Building Lasting Connections: The Art of Brand Equity Unpacked by the Experts

In today’s increasingly globalised and hyper-competitive marketplace, it’s difficult to overstate the importance of a strong brand

In today’s increasingly globalised and hyper-competitive marketplace, it’s difficult to overstate the importance of a strong brand.

We all know that brand equity is the value that a company derives from having a recognisable brand with a strong reputation. We should all know, too, that brand equity gives consumers a reason to choose one product or service over another, even when they might be able to get what they want for less from a competitor.

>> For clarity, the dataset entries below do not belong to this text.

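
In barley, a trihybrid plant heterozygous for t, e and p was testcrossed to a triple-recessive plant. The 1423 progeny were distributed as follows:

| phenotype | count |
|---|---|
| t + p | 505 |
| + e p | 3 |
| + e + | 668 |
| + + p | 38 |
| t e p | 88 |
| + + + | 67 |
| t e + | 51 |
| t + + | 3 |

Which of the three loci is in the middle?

p

The two most frequent reciprocal classes, + e + and t + p, are the parental types, so the F1 was + e + / t + p.
The two rarest classes, + e p and t + +, are the double crossovers. Comparing them with the parentals, only the p allele has switched, so p is the middle locus and the order is e – p – t.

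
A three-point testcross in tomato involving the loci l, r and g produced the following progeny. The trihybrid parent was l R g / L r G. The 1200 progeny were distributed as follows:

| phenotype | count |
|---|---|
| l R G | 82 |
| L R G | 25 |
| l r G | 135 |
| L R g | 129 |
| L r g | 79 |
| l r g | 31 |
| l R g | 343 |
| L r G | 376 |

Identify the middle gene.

r

The two rarest classes, l r g and L R G, are the double crossovers. Comparing them with the parentals, only the r allele has switched, so r is the middle locus and the order is l – r – g.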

On my podcast, The Lead Creative, I have thought-provoking conversations with great minds behind some of the leading brands, businesses, organisations and top ideas we all love. I’ve spoken about brand equity with Ivan Moroke, CEO of Kantar South Africa, Refilwe Maluleke, CSO of TBWA South Africa and MD of Yellowwood, and Sechaba Khoaele, ECD of Six Finga. These are some of the insights they shared.

Difference makes the difference

Ivan Moroke says that brand equity is built on three elements: salience, which is how quickly a brand comes to mind when making a choice; meaningfulness, which is how well the brand meets consumers’ functional and emotional needs; and difference, which is the extent to which brands are seen to offer something that others don’t.

“All of these are important, but research from across the world shows the importance of difference, which is unsurprising in an age of so much parity,” he says. “South African brands tend to perform stronger on salience and meaningfulness, but we’re a bit weaker on difference. The companies that get this right are noticeable – look at Woolworths, FNB or Nando’s, for example.”

Moroke adds that brands need to be seen to offer value, but that doesn’t necessarily just mean of the functional sort. “Sometimes emotional value is just as important, especially in times like these when things are so hard. We need to remember that consumers are human beings who connect with brands on an emotional level.”

Communicating value

Refilwe Maluleke agrees, emphasising that even if you objectively offer great emotional and functional value, you must also ensure that value is crystal-clear to the customer. “That’s a journey; you need to communicate that for a long time.”

A fundamental way to communicate that value as a brand is to say things that are relevant to and connect with your audience. Maluleke cites insurance brand PPS as one that gets this right. “They have a small audience – doctors, lawyers, accountants and the like – so they don’t communicate as much as other, larger insurers. But they published an interactive documentary called Finding the Forgotten Graduate, which I must’ve watched eight times already. It’s beautiful and profound, and it speaks to me. That’s how you stand out: not just by spending the most money, but by having something to say that people care about.”

Brands need to identify their moral compasses and align themselves appropriately with relevant issues, such as inclusivity, says Maluleke, giving the example of Nike’s campaign with footballer Colin Kaepernick in the wake of him taking the knee during the national anthem. “The initial response was terrible, and the stock price plummeted, but then it quickly turned around, with consumers buying into it and celebrities endorsing Nike taking a stand. And you see that difference in the business results – the share price doubled and has stayed high ever since.”

Finding cultural relevance

Cultural relevance is another key element of brand equity. Khoaele gives the example of Bathu, a young brand that has stood out as distinctive in a market dominated by international brands. “Bathu’s aesthetics are unforgettable, but when you look at the story behind the brand, it was created by someone with whom the target audience can identify. That person knows their struggles, their environment, their heritage. Even the name – slang for “shoe” – is on point. It’s an important illustration of how brands can be culturally relevant and speak to the hearts of their target audience.”

To do so, brands need to understand their audiences intimately. “There are agencies that do real, on-the-ground market research, sending out researchers to experience a day in the life of their target consumer. You need to understand the space that your audience is in and play in that space, be visible in that space, use the language of that space.”

How can brands and agencies get this right, particularly in a noisy world where people are increasingly switching off to advertising? Ultimately, Khoaele believes it comes back to people. “Hire the right people. It’s people who come up with ideas, write strategies and put their heads together to solve problems. Put the right people in the right positions to grow your brands, and you will never go wrong.”

Not everyone will want what you’re selling, but for sure, a brand should want those who do want what they’re offering, to love and support them—to develop an enduring relationship. This can only be achieved through brand equity. The message is clear: it doesn’t matter how you do it, but for true business success and sustainability, it’s incumbent on marketers and brands to create emotional attachments with their customers.